RUDYARD SPENCER, Minister of Health and the Environment of Jamaica, aligned himself with the statement made on behalf of the Group of 77 and that made by the Prime Minister of Saint Kitts and Nevis.  He said his Government had coordinated a comprehensive HIV/AIDS response during the past two decades, despite numerous obstacles.  The prevalence rate had slowed; stigma against marginalized groups had decreased and AIDS mortality had started to decline. 


He said the challenges that remained included dangerous behaviours that were difficult to change.  The risk of sexual transmission had been compounded, in addition, by a dramatic increase of access to explicit sexual messages.  There were still too few messages about appropriate sexual behaviour.  To confront that challenge, Jamaica had witnessed strengthened commitment from leaders as role models.  In addition, there were plans to achieve universal access over the next four years and legislation was being reviewed to ensure the human rights protection of all Jamaicans, regardless of health status.  In light of the current budgetary challenges, including high food and energy prices, Jamaica welcomed continued external support for its HIV/AIDS programmes, while seeking to integrate the response into overall socio-economic programmes, including poverty reduction.
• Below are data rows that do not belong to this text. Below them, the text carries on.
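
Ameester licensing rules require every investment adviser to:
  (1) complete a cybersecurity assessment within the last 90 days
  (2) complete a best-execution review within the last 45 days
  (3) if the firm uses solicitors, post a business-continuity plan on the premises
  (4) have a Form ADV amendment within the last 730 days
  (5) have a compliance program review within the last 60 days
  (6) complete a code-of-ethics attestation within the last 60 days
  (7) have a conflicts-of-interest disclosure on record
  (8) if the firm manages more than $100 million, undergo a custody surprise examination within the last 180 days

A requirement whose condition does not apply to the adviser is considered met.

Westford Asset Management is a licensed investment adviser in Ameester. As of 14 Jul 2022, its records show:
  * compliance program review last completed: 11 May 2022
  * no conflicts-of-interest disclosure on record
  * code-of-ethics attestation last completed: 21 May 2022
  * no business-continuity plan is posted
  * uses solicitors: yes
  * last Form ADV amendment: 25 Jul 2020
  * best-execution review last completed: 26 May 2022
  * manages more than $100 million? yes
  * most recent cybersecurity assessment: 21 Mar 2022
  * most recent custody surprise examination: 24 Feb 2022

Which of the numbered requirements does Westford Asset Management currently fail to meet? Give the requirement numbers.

1. cybersecurity assessment 115 days ago vs limit 90 → not met
2. best-execution review 49 days ago vs limit 45 → not met
3. condition 'uses solicitors' holds; business-continuity plan absent → not met
4. Form ADV amendment 719 days ago vs limit 730 → met
5. compliance program review 64 days ago vs limit 60 → not met
6. code-of-ethics attestation 54 days ago vs limit 60 → met
7. conflicts-of-interest disclosure absent → not met
8. condition 'manages more than $100 million' holds; custody surprise examination 140 days ago vs limit 180 → met
Not met: 1, 2, 3, 5, 7

1, 2, 3, 5, 7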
DARKO ZIBERNA, State Secretary of the Ministry of Health of Slovenia, on behalf of the European Union, said the Union remained fully committed to the achievement of Millennium Development Goal 6, by providing a wide range of policies and instruments to fight HIV/AIDS throughout the world.  He reaffirmed that the fight against the pandemic could only be successful if a comprehensive approach was taken that included scaling up efforts significantly towards the goal of universal access to prevention, treatment, care and support by 2010.  He also reaffirmed the European Union focus on prevention measures and at-risk populations.


The Union remained deeply concerned, he said, that women now represented half of the adults living with HIV, particularly in Africa.  For that reason, the Union was leading global efforts to address gender inequality, gender-based violence and gender-based rights abuses.  The vulnerability of children and young people must be targeted more intensively and victims supported more systematically.  The European Union and its member States were active contributors to the Global Fund and urged that all partners accelerate efforts to ensure access to affordable medicines.


More investment should also be made in strengthening health systems, development and full human rights for people living with HIV/AIDS and members of other vulnerable groups, he said.  In that context, he reiterated the European Union’s commitment to freedom of movement of patients.